Monde
La Roumanie plonge dans une nouvelle crise politique après le départ des sociaux-démocrates de la coalition au pouvoir
Le Parti social-démocrate (PSD), principale force parlementaire du pays, a annoncé jeudi son retrait de l’alliance gouvernementale, privant le Premier ministre Ilie Bolojan de sa majorité et précipitant la Roumanie dans une période d’incertitude politique.
Le PSD, qui détient environ 130 sièges sur 465 au Parlement, a officialisé sa décision par un communiqué cinglant. Le parti estime que le chef du gouvernement n’a plus la légitimité démocratique nécessaire pour diriger le pays, faute de soutien majoritaire dans l’hémicycle. Cette rupture intervient après des mois de tensions au sein de la coalition pro-européenne formée en juin 2025, dans un contexte politique déjà fragilisé par la montée de l’extrême droite et l’annulation de la présidentielle pour des soupçons d’ingérence russe.

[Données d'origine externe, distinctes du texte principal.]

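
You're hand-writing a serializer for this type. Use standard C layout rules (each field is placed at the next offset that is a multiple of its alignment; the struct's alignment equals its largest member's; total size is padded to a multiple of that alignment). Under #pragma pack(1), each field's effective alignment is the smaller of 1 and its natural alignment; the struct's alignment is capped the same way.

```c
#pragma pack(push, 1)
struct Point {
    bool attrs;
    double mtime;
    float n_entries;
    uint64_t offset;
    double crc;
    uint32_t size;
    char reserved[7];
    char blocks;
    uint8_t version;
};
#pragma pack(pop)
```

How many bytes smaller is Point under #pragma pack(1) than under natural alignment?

natural layout:
  0..1  attrs  (1B, 1-aligned)
  1..8  -- padding (7B)
  8..16  mtime  (8B, 8-aligned)
  16..20  n_entries  (4B, 4-aligned)
  20..24  -- padding (4B)
  24..32  offset  (8B, 8-aligned)
  32..40  crc  (8B, 8-aligned)
  40..44  size  (4B, 4-aligned)
  44..51  reserved  (7B, 1-aligned)
  51..52  blocks  (1B, 1-aligned)
  52..53  version  (1B, 1-aligned)
  53..56  -- tail padding (3B)
  sizeof = 56, alignof = 8
packed(1) layout:
  0..1  attrs  (1B, 1-aligned)
  1..9  mtime  (8B, 1-aligned)
  9..13  n_entries  (4B, 1-aligned)
  13..21  offset  (8B, 1-aligned)
  21..29  crc  (8B, 1-aligned)
  29..33  size  (4B, 1-aligned)
  33..40  reserved  (7B, 1-aligned)
  40..41  blocks  (1B, 1-aligned)
  41..42  version  (1B, 1-aligned)
  sizeof = 42, alignof = 1
56 − 42 = 14

14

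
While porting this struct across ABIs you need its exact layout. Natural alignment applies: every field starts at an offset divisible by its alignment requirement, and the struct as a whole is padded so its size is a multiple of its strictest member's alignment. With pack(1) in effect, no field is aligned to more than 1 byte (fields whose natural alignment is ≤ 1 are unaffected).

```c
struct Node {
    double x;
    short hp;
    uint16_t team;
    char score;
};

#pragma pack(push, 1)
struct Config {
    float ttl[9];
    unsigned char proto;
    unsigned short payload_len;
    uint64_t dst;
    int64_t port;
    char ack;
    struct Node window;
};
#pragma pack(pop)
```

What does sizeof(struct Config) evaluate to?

72 bytes

Node: x at 0 (size 8, align 8) → ends 8; hp at 8 (size 2, align 2) → ends 10; team at 10 (size 2, align 2) → ends 12; score at 12 (size 1, align 1) → ends 13; tail pad 3 to reach multiple of 8; total 16 bytes, alignment 8
ttl at 0 (size 36, align 1) → ends 36
proto at 36 (size 1, align 1) → ends 37
payload_len at 37 (size 2, align 1) → ends 39
dst at 39 (size 8, align 1) → ends 47
port at 47 (size 8, align 1) → ends 55
ack at 55 (size 1, align 1) → ends 56
window at 56 (size 16, align 1) → ends 72
total 72 bytes, alignment 1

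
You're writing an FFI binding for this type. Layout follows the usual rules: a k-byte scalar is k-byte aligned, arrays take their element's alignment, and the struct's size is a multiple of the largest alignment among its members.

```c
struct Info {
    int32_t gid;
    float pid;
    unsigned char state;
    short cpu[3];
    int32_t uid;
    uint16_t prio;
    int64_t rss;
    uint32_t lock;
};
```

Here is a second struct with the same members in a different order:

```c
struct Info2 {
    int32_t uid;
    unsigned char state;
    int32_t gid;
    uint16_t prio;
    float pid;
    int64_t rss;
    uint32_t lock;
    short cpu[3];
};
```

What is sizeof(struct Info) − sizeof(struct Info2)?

-8

@0: gid [4B, align 4] → 4
@4: pid [4B, align 4] → 8
@8: state [1B, align 1] → 9
+1 pad (align 2)
@10: cpu [6B, align 2] → 16
@16: uid [4B, align 4] → 20
@20: prio [2B, align 2] → 22
+2 pad (align 8)
@24: rss [8B, align 8] → 32
@32: lock [4B, align 4] → 36
+4 tail pad (align 8)
size 40, align 8
— Info2 —
@0: uid [4B, align 4] → 4
@4: state [1B, align 1] → 5
+3 pad (align 4)
@8: gid [4B, align 4] → 12
@12: prio [2B, align 2] → 14
+2 pad (align 4)
@16: pid [4B, align 4] → 20
+4 pad (align 8)
@24: rss [8B, align 8] → 32
@32: lock [4B, align 4] → 36
@36: cpu [6B, align 2] → 42
+6 tail pad (align 8)
size 48, align 8
40 − 48 = -8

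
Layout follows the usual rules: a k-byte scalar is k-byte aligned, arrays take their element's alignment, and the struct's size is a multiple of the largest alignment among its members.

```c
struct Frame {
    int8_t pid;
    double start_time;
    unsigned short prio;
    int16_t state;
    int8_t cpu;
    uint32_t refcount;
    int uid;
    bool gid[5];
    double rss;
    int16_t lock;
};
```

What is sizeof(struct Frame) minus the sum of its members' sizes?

pid at 0 (size 1, align 1) → ends 1
pad 7 to align 8 for start_time
start_time at 8 (size 8, align 8) → ends 16
prio at 16 (size 2, align 2) → ends 18
state at 18 (size 2, align 2) → ends 20
cpu at 20 (size 1, align 1) → ends 21
pad 3 to align 4 for refcount
refcount at 24 (size 4, align 4) → ends 28
uid at 28 (size 4, align 4) → ends 32
gid at 32 (size 5, align 1) → ends 37
pad 3 to align 8 for rss
rss at 40 (size 8, align 8) → ends 48
lock at 48 (size 2, align 2) → ends 50
tail pad 6 to reach multiple of 8
total 56 bytes, alignment 8
data bytes 37, size 56 → padding 19

19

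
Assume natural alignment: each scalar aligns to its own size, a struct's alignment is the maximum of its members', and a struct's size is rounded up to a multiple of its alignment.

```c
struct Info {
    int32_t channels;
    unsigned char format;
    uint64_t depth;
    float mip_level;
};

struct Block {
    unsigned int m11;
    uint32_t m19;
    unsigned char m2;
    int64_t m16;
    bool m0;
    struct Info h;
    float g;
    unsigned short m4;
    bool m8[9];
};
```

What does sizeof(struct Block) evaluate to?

72

Info: 0..4  channels  (4B, 4-aligned); 4..5  format  (1B, 1-aligned); 5..8  -- padding (3B); 8..16  depth  (8B, 8-aligned); 16..20  mip_level  (4B, 4-aligned); 20..24  -- tail padding (4B); sizeof = 24, alignof = 8
0..4  m11  (4B, 4-aligned)
4..8  m19  (4B, 4-aligned)
8..9  m2  (1B, 1-aligned)
9..16  -- padding (7B)
16..24  m16  (8B, 8-aligned)
24..25  m0  (1B, 1-aligned)
25..32  -- padding (7B)
32..56  h  (24B, 8-aligned)
56..60  g  (4B, 4-aligned)
60..62  m4  (2B, 2-aligned)
62..71  m8  (9B, 1-aligned)
71..72  -- tail padding (1B)
sizeof = 72, alignof = 8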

Depuis son arrivée au pouvoir, Ilie Bolojan a engagé un vaste plan d’austérité, avec une hausse des impôts destinée à réduire le déficit budgétaire, le plus élevé de l’Union européenne. Ces mesures impopulaires ont creusé le fossé avec le PSD, dont l’électorat se tourne progressivement vers les formations nationalistes, alors que l’inflation atteint 9,87% sur un an en mars, un record dans l’UE.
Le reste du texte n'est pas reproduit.